Blackwell Public Library will host Let’s Talk About It Oklahoma, a book discussion group which will explore literature in new ways with a humanities scholar leading the discussion. The event is made possible by a grant from Oklahoma Humanities with generous funding from the Inasmuch Foundation and the Kirkpatrick Family Fund.
Exploring the theme of Young Adult Crossover Fiction: Crumbling Borders between Adolescents and Adults, the book discussions will explore the stories of “young adults grappling with the quest of coming to terms with their roots and identity, of learning to distinguish between authenticity and artifice, and of finding a place for themselves within the framework of life” as well as “expose some of the difficult challenges faced by young adults”. The series will take place from August through December with one title being explored each month. All sessions will begin at 5:30 pm and are open to the public.
The theme was chosen to appeal to the widest range of readers. Many adults read young adult fiction.
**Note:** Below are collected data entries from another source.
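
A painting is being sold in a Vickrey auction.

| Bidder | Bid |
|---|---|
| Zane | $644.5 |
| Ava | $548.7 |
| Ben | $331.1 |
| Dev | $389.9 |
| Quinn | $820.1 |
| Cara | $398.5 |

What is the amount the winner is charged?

Highest bid: Quinn at $820.1, so Quinn wins.
Second-highest bid: Zane at $644.5 — that is the price the winner pays.

$644.5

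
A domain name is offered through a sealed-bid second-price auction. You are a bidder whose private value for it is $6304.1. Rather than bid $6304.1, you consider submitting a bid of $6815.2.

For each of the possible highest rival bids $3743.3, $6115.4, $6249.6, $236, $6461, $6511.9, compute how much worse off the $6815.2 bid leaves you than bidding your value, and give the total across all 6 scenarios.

$364.7

The deviation costs you only when the competing bid falls strictly between $6304.1 and $6815.2; elsewhere both bids give the same outcome.
$3743.3: outcomes coincide → loss $0.
$6115.4: outcomes coincide → loss $0.
$6249.6: outcomes coincide → loss $0.
$236: outcomes coincide → loss $0.
$6461: truthful payoff $0, deviation payoff −$156.9 → loss $156.9.
$6511.9: truthful payoff $0, deviation payoff −$207.8 → loss $207.8.
Total loss = $156.9 + $207.8 = $364.7.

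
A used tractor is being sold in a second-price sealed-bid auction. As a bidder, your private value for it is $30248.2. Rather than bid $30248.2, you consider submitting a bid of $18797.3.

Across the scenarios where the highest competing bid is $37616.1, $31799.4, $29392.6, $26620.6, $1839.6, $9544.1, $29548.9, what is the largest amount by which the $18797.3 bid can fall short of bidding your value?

$3627.6

$37616.1: same outcome either way → loss $0.
$31799.4: same outcome either way → loss $0.
$29392.6: truthful gives $855.6, deviation gives $0 → loss $855.6.
$26620.6: truthful gives $3627.6, deviation gives $0 → loss $3627.6.
$1839.6: same outcome either way → loss $0.
$9544.1: same outcome either way → loss $0.
$29548.9: truthful gives $699.3, deviation gives $0 → loss $699.3.
Maximum loss: $3627.6.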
Is it because coming of age is an experience not limited to one age or one time in life? Life does not seem static in our time. The crumbling of rigid distinctions between the conventional borders of young adult and adult experiences may well reflect the reality that good young adult fiction generates crossover works for adults.
The schedule of titles and the humanities scholars who will be leading the book discussions:
- Tuesday, August 28th – After the First Death by Robert Cormier, discussion led by Dr. Jennifer Page, Assistant Professor of English at NWOSU
- Thursday, September 27th – Monster by Walter Dean Myers, discussion led by Dr. Aaron Mason, Professor of Political Science at NWOSU
- Tuesday, October 23rd – True Believer by Virginia Euwer Wolff, discussion led by Dr. Karen Neurohr, Professor at OSU, Edmon Low Library
- Tuesday, November 27th – The Absolutely True Diary of a Part Time Indian by Sherman Alexie, discussion led by Dr. Nathan Shank, Assistant Professor of English at OCU
- Thursday, December 27th – Annie John by Jamaica Kincaid, discussion led by Dr. Sara Jane Richter, Professor of English at OPSU
The mission of Oklahoma Humanities (OH) is to strengthen communities by helping Oklahomans learn about the human experience, understand new perspectives, and participate knowledgeably in civic life. OH is a private 501 (c) (3) nonprofit organization. As the state affiliate of the National Endowment for the Humanities, we strive to stimulate discussion, encourage new perspectives, and to actively engage people in the humanities disciplines, such as history, literature, philosophy, and ethics.